Roy laughed lightly as he said this, while Georgie felt for a moment as if her heart were in her throat, and it was only by the most powerful efforts of the will that she forced it back, and recovered her powers of speech sufficiently to say: “Don’t imagine, pray, that I’ve murdered or stolen, or done anything that makes me amenable to the law. It is general badness;” and her old smile broke for the first time over her face, to which the color was coming back.
“You are so good, that nothing less than perfection should ever hope to win you, and I am so far from that; but I am going to be better, and the world shall yet say that Roy Leighton chose wisely and well.”
She had settled it, and Roy was an engaged man; and as he looked down upon the beautiful face of his fiancée, he felt that the world would even now say he had done well without waiting for any improvement in his betrothed, who looked up at him in such a loving, confiding way, that he naturally enough stooped and kissed her lips, and called her his darling, and felt sure that he loved her, and was happy in doing so.
Georgie possessed the rare gift of going rapidly from one extreme mood to another. She had been very low down in the depths of humiliation, and in her excitement had almost told Roy secrets she guarded as she did her life; and from that depth she had risen to the heights of bliss, trembling a little as she remembered how near she had come to being stranded by her own act, and mentally chiding herself for her weakness in allowing herself to be so excited about something Roy never could know unless Jack or Maude betrayed her, as she was sure they would not. She had detected the wavering for a moment on Roy’s part, and lest it should occur again, and work detriment to her cause, she said to him:
“I do not believe in secret engagements, and shall tell Aunt Burton at once, as you, of course, will tell your mother.”

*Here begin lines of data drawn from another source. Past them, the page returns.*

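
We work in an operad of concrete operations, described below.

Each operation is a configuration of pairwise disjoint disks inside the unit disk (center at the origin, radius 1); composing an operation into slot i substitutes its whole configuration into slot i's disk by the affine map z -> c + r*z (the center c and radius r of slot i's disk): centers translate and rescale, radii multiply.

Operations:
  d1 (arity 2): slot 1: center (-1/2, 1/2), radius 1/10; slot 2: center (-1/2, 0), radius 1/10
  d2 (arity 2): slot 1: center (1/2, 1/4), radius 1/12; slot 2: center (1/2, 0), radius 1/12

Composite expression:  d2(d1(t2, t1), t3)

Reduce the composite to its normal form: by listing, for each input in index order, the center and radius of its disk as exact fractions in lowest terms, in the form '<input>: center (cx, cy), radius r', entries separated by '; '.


Affine substitution under d2: radii multiply and t-centers shift.
t2 passes through 2 substitutions, ending at center (11/24, 7/24), radius 1/120
t1 passes through 2 substitutions, ending at center (11/24, 1/4), radius 1/120
t3 passes through 1 substitution, ending at center (1/2, 0), radius 1/12

t1: center (11/24, 1/4), radius 1/120; t2: center (11/24, 7/24), radius 1/120; t3: center (1/2, 0), radius 1/12


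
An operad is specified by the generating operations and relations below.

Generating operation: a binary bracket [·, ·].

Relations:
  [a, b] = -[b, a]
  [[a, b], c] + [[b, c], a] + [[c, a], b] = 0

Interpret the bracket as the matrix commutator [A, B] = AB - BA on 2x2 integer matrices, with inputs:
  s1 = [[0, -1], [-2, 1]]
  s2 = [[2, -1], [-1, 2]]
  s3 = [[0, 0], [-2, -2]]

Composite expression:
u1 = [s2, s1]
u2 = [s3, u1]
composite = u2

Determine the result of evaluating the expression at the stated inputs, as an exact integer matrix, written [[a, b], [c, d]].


[[-2, -2], [-6, 2]]

[s2, s1] = [[1, -1], [1, -1]]
[s3, [s2, s1]] = [[-2, -2], [-6, 2]]


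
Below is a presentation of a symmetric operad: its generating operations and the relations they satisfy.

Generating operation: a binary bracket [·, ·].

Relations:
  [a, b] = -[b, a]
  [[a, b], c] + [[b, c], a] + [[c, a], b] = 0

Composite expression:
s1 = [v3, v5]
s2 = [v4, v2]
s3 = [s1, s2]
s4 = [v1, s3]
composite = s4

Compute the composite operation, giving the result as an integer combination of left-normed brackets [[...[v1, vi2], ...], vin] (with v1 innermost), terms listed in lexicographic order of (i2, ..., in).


[[[[v1, v2], v4], v3], v5] - [[[[v1, v2], v4], v5], v3] - [[[[v1, v3], v5], v2], v4] + [[[[v1, v3], v5], v4], v2] - [[[[v1, v4], v2], v3], v5] + [[[[v1, v4], v2], v5], v3] + [[[[v1, v5], v3], v2], v4] - [[[[v1, v5], v3], v4], v2]

A multilinear Lie element is pinned by v1-initial words (v1 innermost).
Composite bracket: [v1, [[v3, v5], [v4, v2]]]
The bracket unfolds into 16 signed words via [a, b] = ab - ba (2^4 = 16).
Words beginning with v1 determine it all:
  v1v2v4v3v5 (sign +1) contributes +[[[[v1, v2], v4], v3], v5]
  v1v2v4v5v3 (sign -1) contributes -[[[[v1, v2], v4], v5], v3]
  v1v3v5v2v4 (sign -1) contributes -[[[[v1, v3], v5], v2], v4]
  v1v3v5v4v2 (sign +1) contributes +[[[[v1, v3], v5], v4], v2]
  v1v4v2v3v5 (sign -1) contributes -[[[[v1, v4], v2], v3], v5]
  v1v4v2v5v3 (sign +1) contributes +[[[[v1, v4], v2], v5], v3]
  v1v5v3v2v4 (sign +1) contributes +[[[[v1, v5], v3], v2], v4]
  v1v5v3v4v2 (sign -1) contributes -[[[[v1, v5], v3], v4], v2]


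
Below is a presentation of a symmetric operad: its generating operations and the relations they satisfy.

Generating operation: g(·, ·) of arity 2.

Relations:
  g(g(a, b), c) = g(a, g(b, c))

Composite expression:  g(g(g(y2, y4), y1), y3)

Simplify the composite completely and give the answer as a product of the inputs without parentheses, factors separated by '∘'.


Every regrouping of g is equal, so read the y-inputs in written order.
g(y2, y4) spells out as y2 ∘ y4
g(g(y2, y4), y1) spells out as y2 ∘ y4 ∘ y1
g(g(g(y2, y4), y1), y3) spells out as y2 ∘ y4 ∘ y1 ∘ y3

y2 ∘ y4 ∘ y1 ∘ y3


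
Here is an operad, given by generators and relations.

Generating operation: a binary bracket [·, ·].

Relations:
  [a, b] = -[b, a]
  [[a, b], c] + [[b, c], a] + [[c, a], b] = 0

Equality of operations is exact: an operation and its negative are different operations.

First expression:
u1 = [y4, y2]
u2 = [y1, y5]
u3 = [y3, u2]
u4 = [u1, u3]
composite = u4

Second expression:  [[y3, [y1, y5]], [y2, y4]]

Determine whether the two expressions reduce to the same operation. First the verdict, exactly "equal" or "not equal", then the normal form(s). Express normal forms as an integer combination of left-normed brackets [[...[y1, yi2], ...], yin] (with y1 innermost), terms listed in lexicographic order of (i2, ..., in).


The first expression reduces to -[[[[y1, y5], y3], y2], y4] + [[[[y1, y5], y3], y4], y2]
The second expression reduces to -[[[[y1, y5], y3], y2], y4] + [[[[y1, y5], y3], y4], y2]
Both agree, so they are equal.

equal — both sides give -[[[[y1, y5], y3], y2], y4] + [[[[y1, y5], y3], y4], y2]


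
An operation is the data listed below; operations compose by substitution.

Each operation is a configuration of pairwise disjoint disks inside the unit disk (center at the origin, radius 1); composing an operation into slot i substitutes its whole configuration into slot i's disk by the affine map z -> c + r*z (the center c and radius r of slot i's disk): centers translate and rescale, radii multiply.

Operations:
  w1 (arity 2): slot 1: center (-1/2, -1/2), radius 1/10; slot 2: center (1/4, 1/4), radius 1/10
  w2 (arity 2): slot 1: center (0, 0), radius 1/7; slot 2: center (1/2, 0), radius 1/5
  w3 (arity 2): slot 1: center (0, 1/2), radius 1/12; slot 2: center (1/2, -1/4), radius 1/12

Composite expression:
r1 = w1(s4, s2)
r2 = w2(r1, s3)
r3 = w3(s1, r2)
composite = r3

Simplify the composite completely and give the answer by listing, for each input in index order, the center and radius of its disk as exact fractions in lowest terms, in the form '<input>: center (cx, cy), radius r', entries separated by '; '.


s1: center (0, 1/2), radius 1/12; s2: center (169/336, -83/336), radius 1/840; s3: center (13/24, -1/4), radius 1/60; s4: center (83/168, -43/168), radius 1/840

Only the slot chain above each s matters under w3; compose those maps.
s1 passes through 1 substitution, ending at center (0, 1/2), radius 1/12
s4 passes through 3 substitutions, ending at center (83/168, -43/168), radius 1/840
s2 passes through 3 substitutions, ending at center (169/336, -83/336), radius 1/840
s3 passes through 2 substitutions, ending at center (13/24, -1/4), radius 1/60


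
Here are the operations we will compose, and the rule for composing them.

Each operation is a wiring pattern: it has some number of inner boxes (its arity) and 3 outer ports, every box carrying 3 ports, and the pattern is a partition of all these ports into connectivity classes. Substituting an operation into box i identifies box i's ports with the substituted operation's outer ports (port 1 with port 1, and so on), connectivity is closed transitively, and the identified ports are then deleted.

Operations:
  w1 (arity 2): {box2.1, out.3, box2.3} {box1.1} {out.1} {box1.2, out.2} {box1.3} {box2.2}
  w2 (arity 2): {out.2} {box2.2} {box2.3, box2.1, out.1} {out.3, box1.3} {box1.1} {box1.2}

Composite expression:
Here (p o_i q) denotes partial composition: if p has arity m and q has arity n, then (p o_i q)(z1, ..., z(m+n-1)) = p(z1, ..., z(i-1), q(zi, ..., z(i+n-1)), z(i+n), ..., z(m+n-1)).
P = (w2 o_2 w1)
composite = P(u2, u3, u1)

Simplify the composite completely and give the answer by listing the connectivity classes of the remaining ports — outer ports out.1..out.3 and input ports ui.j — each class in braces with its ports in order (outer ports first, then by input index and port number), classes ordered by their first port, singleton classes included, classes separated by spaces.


Connectivity passes through glued w2-boundaries; trace each wire chain.
the subtree at w1 composes to {out.1} {out.2, u3.2} {out.3, u1.1, u1.3} {u1.2} {u3.1} {u3.3} on (u3, u1); out.j = own outer ports
the subtree at w2 composes to {out.1, u1.1, u1.3} {out.2} {out.3, u2.3} {u1.2} {u2.1} {u2.2} {u3.1} {u3.2} {u3.3} on (u2, u3, u1); out.j = own outer ports

{out.1, u1.1, u1.3} {out.2} {out.3, u2.3} {u1.2} {u2.1} {u2.2} {u3.1} {u3.2} {u3.3}


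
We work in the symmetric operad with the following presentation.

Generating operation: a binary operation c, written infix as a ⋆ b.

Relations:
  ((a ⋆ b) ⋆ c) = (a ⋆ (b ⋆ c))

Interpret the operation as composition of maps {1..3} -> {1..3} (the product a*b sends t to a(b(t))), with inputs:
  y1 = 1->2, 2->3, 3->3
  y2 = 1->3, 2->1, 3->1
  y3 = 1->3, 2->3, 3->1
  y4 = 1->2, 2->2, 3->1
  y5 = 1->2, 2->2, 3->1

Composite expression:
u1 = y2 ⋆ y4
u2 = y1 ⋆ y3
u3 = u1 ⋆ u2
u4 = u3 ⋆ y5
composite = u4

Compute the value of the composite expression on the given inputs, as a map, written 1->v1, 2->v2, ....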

Then Roy did wince a little, and thought of Miss Overton, and wished Georgie was not in such a hurry to have it known that they were engaged, and told her she was right, and he would tell his mother that night, and asked if they should not join his guests upon the lawn. Georgie’s languor was all gone, and, taking Roy’s arm, she went with him through the house and out into the beautiful grounds, feeling as she went a sense of ownership in them all, which made her walk like a queen as she approached the group upon the lawn, and received their words of greeting.
CHAPTER XXXIII.
HOW THE ENGAGEMENT WAS RECEIVED.
Roy’s guests had missed him, and commented upon his absence, and Mrs. Churchill had wondered if he could not find her shawl, and Edna had offered to go herself for it. Then Mrs. Burton said that she had left Georgie in the house, and probably she and Roy were deep in some learned discussion, as they usually got up an argument when they were together. She would go herself for Mrs. Churchill’s shawl, as she knew just where it was.